Character Presence & Arcs
Tracking characters across your manuscript
The Character Presence Matrix
The Character Presence Matrix is a grid that maps characters against scenes across your entire manuscript. Each cell indicates whether a specific character appears in a specific scene, giving you a comprehensive view of character distribution at a glance.
The most valuable information in the matrix is negative space. Look for long horizontal gaps where a character is absent from multiple consecutive scenes or chapters. If your secondary protagonist disappears for five chapters in the middle of the book, readers may forget about them or lose investment in their storyline. If an antagonist is absent for too long before the climax, their reappearance can feel contrived rather than earned.
Vertical patterns are equally revealing. A scene that involves only one or two characters when your story typically runs ensemble scenes might feel isolated from the main narrative. A scene packed with every named character might be trying to do too much. The matrix helps you see these density patterns without re-reading every page.
Pay special attention to the first and last few chapters in your matrix. Characters who appear in the opening and then vanish create unfulfilled expectations. Characters who appear in the climax without adequate earlier presence feel like they were dropped in to solve problems rather than earning their role in the resolution.
Character Ranking
The Character Ranking view provides quantitative analysis of each character's footprint in your manuscript, measured by both word count and scene frequency. These numbers tell you who is actually occupying the most narrative real estate, which sometimes diverges significantly from who you think your main characters are.
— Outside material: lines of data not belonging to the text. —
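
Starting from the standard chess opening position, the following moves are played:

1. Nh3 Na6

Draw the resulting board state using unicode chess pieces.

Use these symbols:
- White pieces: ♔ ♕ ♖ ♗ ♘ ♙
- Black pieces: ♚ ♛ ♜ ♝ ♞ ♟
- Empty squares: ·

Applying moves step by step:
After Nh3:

♜ ♞ ♝ ♛ ♚ ♝ ♞ ♜
♟ ♟ ♟ ♟ ♟ ♟ ♟ ♟
· · · · · · · ·
· · · · · · · ·
· · · · · · · ·
· · · · · · · ♘
♙ ♙ ♙ ♙ ♙ ♙ ♙ ♙
♖ ♘ ♗ ♕ ♔ ♗ · ♖


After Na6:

♜ · ♝ ♛ ♚ ♝ ♞ ♜
♟ ♟ ♟ ♟ ♟ ♟ ♟ ♟
♞ · · · · · · ·
· · · · · · · ·
· · · · · · · ·
· · · · · · · ♘
♙ ♙ ♙ ♙ ♙ ♙ ♙ ♙
♖ ♘ ♗ ♕ ♔ ♗ · ♖



  a b c d e f g h
  ─────────────────
8│♜ · ♝ ♛ ♚ ♝ ♞ ♜│8
7│♟ ♟ ♟ ♟ ♟ ♟ ♟ ♟│7
6│♞ · · · · · · ·│6
5│· · · · · · · ·│5
4│· · · · · · · ·│4
3│· · · · · · · ♘│3
2│♙ ♙ ♙ ♙ ♙ ♙ ♙ ♙│2
1│♖ ♘ ♗ ♕ ♔ ♗ · ♖│1
  ─────────────────
  a b c d e f g h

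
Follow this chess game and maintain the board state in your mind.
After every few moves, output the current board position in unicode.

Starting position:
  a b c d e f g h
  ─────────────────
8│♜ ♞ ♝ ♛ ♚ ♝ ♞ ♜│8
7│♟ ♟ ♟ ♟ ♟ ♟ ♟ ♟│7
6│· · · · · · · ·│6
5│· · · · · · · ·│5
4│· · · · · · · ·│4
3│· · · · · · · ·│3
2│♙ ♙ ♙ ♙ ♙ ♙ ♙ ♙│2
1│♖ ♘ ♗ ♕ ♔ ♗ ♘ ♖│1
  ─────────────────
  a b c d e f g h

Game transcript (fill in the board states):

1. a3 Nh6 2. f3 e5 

  a b c d e f g h
  ─────────────────
8│♜ ♞ ♝ ♛ ♚ ♝ · ♜│8
7│♟ ♟ ♟ ♟ · ♟ ♟ ♟│7
6│· · · · · · · ♞│6
5│· · · · ♟ · · ·│5
4│· · · · · · · ·│4
3│♙ · · · · ♙ · ·│3
2│· ♙ ♙ ♙ ♙ · ♙ ♙│2
1│♖ ♘ ♗ ♕ ♔ ♗ ♘ ♖│1
  ─────────────────
  a b c d e f g h

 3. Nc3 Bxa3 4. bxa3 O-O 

  a b c d e f g h
  ─────────────────
8│♜ ♞ ♝ ♛ · ♜ ♚ ·│8
7│♟ ♟ ♟ ♟ · ♟ ♟ ♟│7
6│· · · · · · · ♞│6
5│· · · · ♟ · · ·│5
4│· · · · · · · ·│4
3│♙ · ♘ · · ♙ · ·│3
2│· · ♙ ♙ ♙ · ♙ ♙│2
1│♖ · ♗ ♕ ♔ ♗ ♘ ♖│1
  ─────────────────
  a b c d e f g h

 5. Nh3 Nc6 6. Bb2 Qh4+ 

  a b c d e f g h
  ─────────────────
8│♜ · ♝ · · ♜ ♚ ·│8
7│♟ ♟ ♟ ♟ · ♟ ♟ ♟│7
6│· · ♞ · · · · ♞│6
5│· · · · ♟ · · ·│5
4│· · · · · · · ♛│4
3│♙ · ♘ · · ♙ · ♘│3
2│· ♗ ♙ ♙ ♙ · ♙ ♙│2
1│♖ · · ♕ ♔ ♗ · ♖│1
  ─────────────────
  a b c d e f g h

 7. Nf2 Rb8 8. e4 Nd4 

  a b c d e f g h
  ─────────────────
8│· ♜ ♝ · · ♜ ♚ ·│8
7│♟ ♟ ♟ ♟ · ♟ ♟ ♟│7
6│· · · · · · · ♞│6
5│· · · · ♟ · · ·│5
4│· · · ♞ ♙ · · ♛│4
3│♙ · ♘ · · ♙ · ·│3
2│· ♗ ♙ ♙ · ♘ ♙ ♙│2
1│♖ · · ♕ ♔ ♗ · ♖│1
  ─────────────────
  a b c d e f g h

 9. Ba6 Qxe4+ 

  a b c d e f g h
  ─────────────────
8│· ♜ ♝ · · ♜ ♚ ·│8
7│♟ ♟ ♟ ♟ · ♟ ♟ ♟│7
6│♗ · · · · · · ♞│6
5│· · · · ♟ · · ·│5
4│· · · ♞ ♛ · · ·│4
3│♙ · ♘ · · ♙ · ·│3
2│· ♗ ♙ ♙ · ♘ ♙ ♙│2
1│♖ · · ♕ ♔ · · ♖│1
  ─────────────────
  a b c d e f g h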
Your protagonist should typically lead the ranking by a clear margin. If a secondary character commands more word count than your lead, it is worth asking whether the story has drifted toward the wrong center of gravity or whether your protagonist needs more development. Neither answer is necessarily wrong, but the question is worth asking deliberately rather than discovering it after publication.
Scene frequency and word count do not always correlate, and the discrepancy tells a story. A character who appears in many scenes but has low word count is present but passive, possibly serving as a background figure who needs either more agency or fewer appearances. A character with high word count but few scenes might be dominating the scenes they appear in, which could mean they are fascinating or that they are monopolizing narrative space at the expense of other characters.
Character Ranking is particularly useful for multi-POV novels. If you intend to give three viewpoint characters roughly equal weight, the ranking data will confirm whether your execution matches that goal or whether one POV has quietly consumed more than their share.